Chloration et trihalométhanes dans l’eau à Lamothe-Fénelon
70,1 µg/L : c’est le résultat de la dernière analyse des trihalométhanes sur l’eau distribuée à Lamothe-Fénelon, pour un plafond réglementaire de 100,0 µg/L. Elle repose sur 3 analyses, la dernière le 15 juin 2026. 23,0 µg/L : c’est la moyenne relevée du Lot, donc moins que ce que mesure la commune.
L’évolution depuis 2016
Le maximum relevé entre 2016 et 2026 est de 70,1 µg/L. Sur la même période, la moyenne annuelle des valeurs quantifiées a augmenté de 615 %, de 9,8 à 70,1 µg/L.
| Année | Moyenne | Maximum | Analyses | Non quantifiées |
|---|---|---|---|---|
| 20162 analyses, dont 0 non quantifiées | 9,8 | 14,6 | 2 | 0 |
| 20172 analyses, dont 0 non quantifiées | 20,9 | 29,5 | 2 | 0 |
| 20182 analyses, dont 0 non quantifiées | 30,5 | 50,2 | 2 | 0 |
| 20192 analyses, dont 0 non quantifiées | 22,6 | 26,2 | 2 | 0 |
| 20201 analyse, dont 0 non quantifiées | 22,8 | 22,8 | 1 | 0 |
| 20211 analyse, dont 0 non quantifiées | 7,5 | 7,5 | 1 | 0 |
| 20221 analyse, dont 0 non quantifiées | 13,8 | 13,8 | 1 | 0 |
| 20231 analyse, dont 0 non quantifiées | 8,9 | 8,9 | 1 | 0 |
| 20241 analyse, dont 0 non quantifiées | 7,3 | 7,3 | 1 | 0 |
| 20251 analyse, dont 0 non quantifiées | 24,4 | 24,4 | 1 | 0 |
| 20261 analyse, dont 0 non quantifiées | 70,1 | 70,1 | 1 | 0 |
Prélèvement par prélèvement
Lamothe-Fénelon et les communes alentour
| Lamothe-Fénelon (cette commune) | 70,1 | |
|---|---|---|
| Nadaillac-de-Rouge | 70,1 | |
| Loupiac | 70,1 | |
| Masclat | 70,1 | |
| Rouffilhac | 17,1 | |
| Le Roc | 0,4 | |
| Fajoles | 70,1 | |
| Payrac | 0,4 | |
| Saint-Julien-de-Lampon | 4,5 |
Sur ce paramètre, Lamothe-Fénelon se classe 280e sur 312 communes du Lot, de la valeur la plus faible à la plus élevée, à égalité avec 5 autres communes à la même valeur.
Quel réseau a été mesuré
Ces valeurs viennent d’un seul réseau, FELINES-LE ROC, que gère SAUR FRANCE 46, où 142 prélèvements ont fait l’objet d’une analyse.

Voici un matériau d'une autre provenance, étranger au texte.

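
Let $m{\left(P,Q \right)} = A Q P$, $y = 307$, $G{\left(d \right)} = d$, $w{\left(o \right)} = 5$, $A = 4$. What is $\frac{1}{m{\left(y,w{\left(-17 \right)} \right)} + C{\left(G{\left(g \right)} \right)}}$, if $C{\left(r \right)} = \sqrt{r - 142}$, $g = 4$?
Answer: $\frac{3070}{18849869} - \frac{i \sqrt{138}}{37699738} \approx 0.00016287 - 3.116 \cdot 10^{-7} i$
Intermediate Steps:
$C{\left(r \right)} = \sqrt{-142 + r}$
$m{\left(P,Q \right)} = 4 P Q$ ($m{\left(P,Q \right)} = 4 Q P = 4 P Q$)
$\frac{1}{m{\left(y,w{\left(-17 \right)} \right)} + C{\left(G{\left(g \right)} \right)}} = \frac{1}{4 \cdot 307 \cdot 5 + \sqrt{-142 + 4}} = \frac{1}{6140 + \sqrt{-138}} = \frac{1}{6140 + i \sqrt{138}}$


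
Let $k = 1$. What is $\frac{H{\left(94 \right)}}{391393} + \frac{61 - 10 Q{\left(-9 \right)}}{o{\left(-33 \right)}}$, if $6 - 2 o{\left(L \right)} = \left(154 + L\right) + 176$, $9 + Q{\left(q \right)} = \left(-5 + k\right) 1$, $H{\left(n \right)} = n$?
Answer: $- \frac{149484772}{113895363} \approx -1.3125$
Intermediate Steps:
$Q{\left(q \right)} = -13$ ($Q{\left(q \right)} = -9 + \left(-5 + 1\right) 1 = -9 - 4 = -13$)
$o{\left(L \right)} = -162 - \frac{L}{2}$ ($o{\left(L \right)} = 3 - \frac{\left(154 + L\right) + 176}{2} = 3 - \frac{330 + L}{2} = 3 - \left(165 + \frac{L}{2}\right) = -162 - \frac{L}{2}$)
$\frac{H{\left(94 \right)}}{391393} + \frac{61 - 10 Q{\left(-9 \right)}}{o{\left(-33 \right)}} = \frac{94}{391393} + \frac{61 - -130}{-162 - - \frac{33}{2}} = 94 \cdot \frac{1}{391393} + \frac{61 + 130}{-162 + \frac{33}{2}} = \frac{94}{391393} + \frac{191}{- \frac{291}{2}} = \frac{94}{391393} + 191 \left(- \frac{2}{291}\right) = \frac{94}{391393} - \frac{382}{291} = - \frac{149484772}{113895363}$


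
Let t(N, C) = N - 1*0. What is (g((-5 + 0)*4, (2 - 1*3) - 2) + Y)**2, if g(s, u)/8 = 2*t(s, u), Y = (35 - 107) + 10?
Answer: 145924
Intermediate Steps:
Y = -62 (Y = -72 + 10 = -62)
t(N, C) = N (t(N, C) = N + 0 = N)
g(s, u) = 16*s (g(s, u) = 8*(2*s) = 16*s)
(g((-5 + 0)*4, (2 - 1*3) - 2) + Y)**2 = (16*((-5 + 0)*4) - 62)**2 = (16*(-5*4) - 62)**2 = (16*(-20) - 62)**2 = (-320 - 62)**2 = (-382)**2 = 145924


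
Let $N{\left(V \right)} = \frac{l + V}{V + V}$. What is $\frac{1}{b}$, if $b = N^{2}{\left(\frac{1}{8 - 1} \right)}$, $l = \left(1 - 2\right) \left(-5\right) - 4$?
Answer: $\frac{1}{16} \approx 0.0625$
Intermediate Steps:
$l = 1$ ($l = \left(-1\right) \left(-5\right) - 4 = 5 - 4 = 1$)
$N{\left(V \right)} = \frac{1 + V}{2 V}$ ($N{\left(V \right)} = \frac{1 + V}{V + V} = \frac{1 + V}{2 V}$)
$b = 16$ ($b = \left(\frac{1 + \frac{1}{8 - 1}}{2 \frac{1}{8 - 1}}\right)^{2} = \left(\frac{1 + \frac{1}{7}}{2 \cdot \frac{1}{7}}\right)^{2} = \left(\frac{\frac{1}{\frac{1}{7}} \left(1 + \frac{1}{7}\right)}{2}\right)^{2} = \left(\frac{1}{2} \cdot 7 \cdot \frac{8}{7}\right)^{2} = 4^{2} = 16$)
$\frac{1}{b} = \frac{1}{16}$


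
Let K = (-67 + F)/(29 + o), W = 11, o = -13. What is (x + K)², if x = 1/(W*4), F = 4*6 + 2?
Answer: 199809/30976 ≈ 6.4504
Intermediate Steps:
F = 26 (F = 24 + 2 = 26)
K = -41/16 (K = (-67 + 26)/(29 - 13) = -41/16 ≈ -2.5625)
x = 1/44 (x = 1/(11*4) = 1/44 ≈ 0.022727)
(x + K)² = (1/44 - 41/16)² = (-447/176)² = 199809/30976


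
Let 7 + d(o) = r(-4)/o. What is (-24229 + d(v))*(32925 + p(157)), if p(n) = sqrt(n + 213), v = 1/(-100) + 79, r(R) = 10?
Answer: -2101044824900/2633 - 191439164*sqrt(370)/7899 ≈ -7.9843e+8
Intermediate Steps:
v = 7899/100 (v = -1/100 + 79 = 7899/100 ≈ 78.990)
p(n) = sqrt(213 + n)
d(o) = -7 + 10/o
(-24229 + d(v))*(32925 + p(157)) = (-24229 + (-7 + 10/(7899/100)))*(32925 + sqrt(213 + 157)) = (-24229 + (-7 + 10*(100/7899)))*(32925 + sqrt(370)) = (-24229 + (-7 + 1000/7899))*(32925 + sqrt(370)) = (-24229 - 54293/7899)*(32925 + sqrt(370)) = -191439164*(32925 + sqrt(370))/7899 = -2101044824900/2633 - 191439164*sqrt(370)/7899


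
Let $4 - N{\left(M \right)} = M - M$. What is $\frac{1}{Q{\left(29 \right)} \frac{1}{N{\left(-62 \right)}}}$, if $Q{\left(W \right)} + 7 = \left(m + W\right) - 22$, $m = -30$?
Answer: $- \frac{2}{15} \approx -0.13333$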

L’objet du contrôle sanitaire est l’unité de distribution, non la commune : les autres communes alimentées par ce réseau partagent les résultats affichés pour Lamothe-Fénelon.
Que faire de cette eau à Lamothe-Fénelon
Une valeur relevée sur ce réseau appelle un traitement au robinet. Le chiffre déclencheur ouvre le bloc qu’il concerne : aucune recommandation n’est écrite sans lui, et aucun procédé n’est présenté sans dire ce dont il est incapable.
Contre le goût de chlore : un charbon actif suffit
- Le chlore libre part sur un simple charbon actif, avec une grande partie des trihalométhanes et sans que la minéralisation de l’eau de Lamothe-Fénelon en soit modifiée. Les sous-produits de chloration mesurés sur ce réseau restent sous la limite ; ils suffisent pourtant souvent à laisser un goût dont on cherche à se défaire.
- Le chlore tient l’eau potable jusqu’au robinet : l’ôter dans un verre ne pose aucun problème, mais une eau filtrée se conserve mal, réfrigérateur compris.
Comprendre les trihalométhanes
Toute désinfection au chlore se paie de sous-produits : la matière organique naturellement présente dans l’eau réagit avec lui et forme notamment des trihalométhanes. La dose résiduelle entretenue dans les canalisations est ce qui garde l’eau potable jusqu’au robinet.
Source des mesures : contrôle sanitaire de l’eau distribuée, publié en données ouvertes par le ministère chargé de la santé (SISE-Eaux). Pour l’information officielle sur l’eau du robinet et la conduite à tenir en cas d’alerte, voir la page du ministère et votre agence régionale de santé.